I think whatever bars you have, you get the same stem. It's just that the regular bars are sort of -u- shaped, while the straight bars are just that, with no rise. 

This means that the straight bars sit rather lower than the regular bars, so if you filled the larger pannier, the bars would hit the pannier as you turned them (I've had this happen with an over-filled large pannier and ordinary bars - scary). The support frame at the back of a large pannier might be too tall even if the bag were empty.

I think that's the reason for the incompatibility. Presumably the smaller pannier is just less tall, with a correspondingly short rack/support bit.

I suspect the bracket is the same one, in the same place and doesn't affect the fold whatever handlebars you choose - the bracket is on the front of the head tube, while the bars fold to one side.


----------



## ufkacbln (9 Jun 2008)

Exactly.....

Simply a different shorter design of pannier - everything else is the same.

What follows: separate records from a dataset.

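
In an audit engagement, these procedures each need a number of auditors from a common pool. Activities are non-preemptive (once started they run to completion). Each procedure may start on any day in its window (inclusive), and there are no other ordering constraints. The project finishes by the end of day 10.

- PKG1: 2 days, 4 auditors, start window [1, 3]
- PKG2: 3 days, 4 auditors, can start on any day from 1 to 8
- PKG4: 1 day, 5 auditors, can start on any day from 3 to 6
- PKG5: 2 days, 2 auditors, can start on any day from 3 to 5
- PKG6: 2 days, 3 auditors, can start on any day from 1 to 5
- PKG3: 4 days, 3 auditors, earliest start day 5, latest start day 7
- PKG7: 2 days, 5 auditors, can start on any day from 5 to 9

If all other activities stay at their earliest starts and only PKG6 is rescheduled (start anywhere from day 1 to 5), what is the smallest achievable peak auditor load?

PKG6@1: d1:11  d2:11  d3:11  d4:2  d5:8  d6:8  d7:3  d8:3  d9:0  d10:0 → peak 11
PKG6@2: d1:8  d2:11  d3:14  d4:2  d5:8  d6:8  d7:3  d8:3  d9:0  d10:0 → peak 14
PKG6@3: d1:8  d2:8  d3:14  d4:5  d5:8  d6:8  d7:3  d8:3  d9:0  d10:0 → peak 14
PKG6@4: d1:8  d2:8  d3:11  d4:5  d5:11  d6:8  d7:3  d8:3  d9:0  d10:0 → peak 11
PKG6@5: d1:8  d2:8  d3:11  d4:2  d5:11  d6:11  d7:3  d8:3  d9:0  d10:0 → peak 11
Best is PKG6@1, peak 11.

11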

I have two Bromptons an S (straight) and a T (old style) if I use the big bag on the S the knuckles scrape the top of the bag affecting handling


----------



## mickle (9 Jun 2008)

It's possible to fit stubby bar ends. They need to be really quite stubby though lest they compromise the fold.


----------



## spandex (9 Jun 2008)

Yellow Fang said:


> I saw some bloke with a Brompton that had straight bars and a pannier this morning. That surprised me because I thought the straight bars were incompatible with the pannier. When I asked him, he said they were incompatible with the larger pannier, but you could use a smaller pannier. Later on, I started to wonder why this was so. Surely it is the bracket that would interfere with the folding down of the handlebars, and why would the bracket be different?
> 
> My other question is if it is possible to retro-fit the straight handlebars to a bike with standard bars. It would look better with the stubby bar ends.



The large bag gets in the way of the brake cables and knuckles I dont know why they dont on the M and P range M = u shaped


----------



## ufkacbln (9 Jun 2008)

The bar ends are actually quite forgiving as they fit on either side of the wheel

I used these:







and then updated to 







Retro fit is a problem with straight bars as there is (according to Brompton) a different stem.


----------



## Yellow Fang (11 Jun 2008)

Slightly disappointing about not being able to retrofit straight bars. I do have stubby bar ends on my Brommie already. They make a big difference but they look slightly strange.


----------



## ufkacbln (11 Jun 2008)

I think you can retrofit, but it isn't simple.

As the new stem is shorter and more curved, there is a need to replace the old one. As Brompton do "a la carte" bikes, there will be individual stems available. Is it worth seeing if you can buy a new stem and hinge fitting kit?


----------



## Yellow Fang (11 Jun 2008)

I went out on my Brompton tonight with my pannier. There was bags of room between the handlebars and the top of the pannier. I can't believe straight handlebars would be so low I'd have difficulty brushing my fingers against the top. Not unless I've bought a really small pannier, which I didn't think I had.


----------